The Cybersecurity and Infrastructure Security Agency (CISA), a unit of the Department of Homeland Security (DHS), is warning admins and users about TrickBot, a modular banking Trojan that targets users’ financial information and acts as a dropper for other malware.
An attacker can leverage TrickBot’s various modules to steal banking information, conduct system and network reconnaissance, harvest credentials, and achieve network propagation. What’s noteworthy about the Trojan, which is distributed by malicious email campaigns, is the frequency and speed with which its authors release new modules and versions of the malware, seemingly on the fly.
The CISA's warning comes as a white paper detailing TrickBot's inner workings, packaged with a corresponding list of best practices and recommendations for admins and users. The Multi-State Information Sharing and Analysis Center (MS-ISAC), a cyber threat monitoring and mitigation operation for state and local governments funded by DHS, compiled the document.
Here’s a sampling of what's in the white paper:
- TrickBot email campaigns send unsolicited emails that lure users into opening malware through an attachment. TrickBot is also dropped as a secondary payload by other malware.
- The malspam campaigns that deliver TrickBot use third-party branding familiar to the recipient, such as invoices from accounting and financial firms. The emails typically include a Microsoft Word or Excel document.
- TrickBot uses two types of web injects, ‘redirection attacks’ and ‘server side injections’, to steal financial information from online banking sessions to defraud its victims. Redirection attacks send victims to fraudulent banking site replicas when they navigate to certain banking websites.
- A server side injection intercepts the response from a bank’s server, injects additional client-side code into the webpage, and can steal the victim’s banking credentials through form grabbing.
Here’s some of MS-ISAC’s recommendations and best practices to limit TrickBot:
- Use antivirus programs on clients and servers, with automatic updates of signatures and software.
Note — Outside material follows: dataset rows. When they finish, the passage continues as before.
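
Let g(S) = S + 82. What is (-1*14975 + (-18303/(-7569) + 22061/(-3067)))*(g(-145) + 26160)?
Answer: -1008336861253589/2579347 ≈ -3.9093e+8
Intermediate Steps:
g(S) = 82 + S
(-1*14975 + (-18303/(-7569) + 22061/(-3067)))*(g(-145) + 26160) = (-1*14975 + (-18303/(-7569) + 22061/(-3067)))*((82 - 145) + 26160) = (-14975 + (-18303*(-1/7569) + 22061*(-1/3067)))*(-63 + 26160) = (-14975 + (6101/2523 - 22061/3067))*26097 = (-14975 - 36948136/7738041)*26097 = -115914112111/7738041*26097 = -1008336861253589/2579347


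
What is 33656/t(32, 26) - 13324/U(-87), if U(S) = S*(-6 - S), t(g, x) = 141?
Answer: 79684172/331209 ≈ 240.59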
- Disable all macros except those which are digitally signed.
- Apply appropriate patches and updates immediately after appropriate testing.
- Implement filters at the email gateway to filter out emails with known malspam indicators.
- Specify a policy that all suspicious emails should be reported to the security and/or IT departments.
- Implement Domain-Based Message Authentication, Reporting & Conformance (DMARC), a validation system that minimizes spam emails by detecting email spoofing using Domain Name System (DNS) records and digital signatures.
- Mark external emails noting it is from an external source.
- Provide social engineering and phishing training to employees. Don’t open suspicious emails, click on links contained in such emails, post sensitive information online. Never provide usernames, passwords and/or personal information to any unsolicited request.
- Adhere to the principle of least privilege, ensuring that users have the minimum level of access required to do their job. Limit administrative credentials to designated administrators.
- If a user opened a malicious email run an antivirus scan on the system and act based on the results to isolate the infected computer.
- If multiple machines are infected, identify, shutdown, and take the infected machines off the network. Issue password resets for both domain and local credentials.